Pertama, propaganda dan bahasa dalam wacana (glittering generalities). Dalam penggiringan opini di media, bahasa dan propaganda politik mempunyai hubungan erat. Supaya masyarakat percaya terhadap opini tersebut, yang dijadikan sebagai suatu komoditas oleh pelaku propaganda ialah ‘bahasa’. Diksi yang digunakan oleh pelaku propaganda ialah yang ada di dalam wacana kekuasaan masa jabatan Presiden 3 periode ini.
Kedua, propaganda politik dan label (name calling). Pemberian label terhadap suatu kelompok atau seseorang sangat penting di dalam propaganda. Pemberian label yang tidak baik digunakan oleh pelaku propaganda secara terus menerus agar publik percaya dengan label tersebut. Dalam propaganda politik di media terkait wacana masa jabatan Presiden 3 periode, para pelaku propaganda membuat diksi menarik supaya orang dapat menolak wacana tanpa menguji kebenarannya.
Ketiga, simbol dan propaganda (card stacking). Propaganda poltik yang terdapat di dalam wacana masa jabatan Presiden 3 periode ialah ketika MPR menegaskan bahwa wacana tersebut bukan dari pihaknya, tetapi dari persepsi masayarakat atau publik.

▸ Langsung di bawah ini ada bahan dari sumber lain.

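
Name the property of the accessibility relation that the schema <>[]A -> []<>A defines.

Suppose ◇□A→□◇A is valid. Take Rxy, Rxz and set V(A)={w : Ryw}. Then □A at y so ◇□A at x, so □◇A at x, so ◇A at z, giving w with Rzw and Ryw.

convergence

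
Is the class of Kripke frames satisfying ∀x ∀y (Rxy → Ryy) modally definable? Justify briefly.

Definable; □(□r → r) defines it

This is a Sahlqvist condition; the T□ axiom □(□r → r) defines it.
Suppose □(□r→r) is valid. Take Rxy and set V(r)={w : Ryw}. Then at y, □r holds; since □(□r→r) at x, □r→r at y, so r at y, i.e. Ryy.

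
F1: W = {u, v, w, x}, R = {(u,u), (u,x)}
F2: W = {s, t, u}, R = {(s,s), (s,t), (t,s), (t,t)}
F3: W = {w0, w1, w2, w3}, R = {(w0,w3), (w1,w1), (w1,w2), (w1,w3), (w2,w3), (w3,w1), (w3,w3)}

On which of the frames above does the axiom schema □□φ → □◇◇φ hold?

The schema corresponds to a generalized confluence (Geach) condition: ∀x ∀z (xRz → ∃w (xR²w ∧ zR²w)).
F1: fails — uRx but no t with uR²t and xR²t.
F2: satisfies the condition.
F3: satisfies the condition.
Valid on: F2, F3.

F2, F3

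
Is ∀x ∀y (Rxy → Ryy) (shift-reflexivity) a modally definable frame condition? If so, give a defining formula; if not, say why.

Yes: it is shift-reflexivity, defined by the T□ schema □(□r → r).
Suppose □(□r→r) is valid. Take Rxy and set V(r)={w : Ryw}. Then at y, □r holds; since □(□r→r) at x, □r→r at y, so r at y, i.e. Ryy.

Yes — defined by □(□r → r)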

Hal itu dilakukan untuk menggiring persepsi masyarakat supaya mereka dapat membangun sebuah kasus sehingga publik percaya dengan apa yang mereka sampaikan.
Keempat, kebenaran tujuan (transfer). Di dalam propaganda politik media terkait wacana masa jabataan Presiden 3 periode, terdapat beberapa kebenaran tujuan yang digunakan oleh pelaku propaganda. Di antaranya ialah partai-partai politik yang mereka gunakan. Melalui MPR yang menyatakan pernyataan seperti di atas, propaganda politik media dilakukan melalui idetifikasi maksud dengan lambang otoritas yang mengandung nilai yang dialihkan kepada masyarakat umum untuk menerimanya.
Kelima, otoritas (testimonial). Di dalam propaganda media biasanya pelaku propaganda menggunakan kalimat-kalimat menarik sehingga publik percaya dengan apa yang telah disampaikan. Dengan menyebarkan wacana atau menciptakan peristiwa tertentu dan menanamkannya secara sistematis, komunikator dalam propaganda wacana masa jabatan Presiden 3 periode ialah wakil dari organisasi yang berusaha melakukan pengontrolan terhadap masyarakat.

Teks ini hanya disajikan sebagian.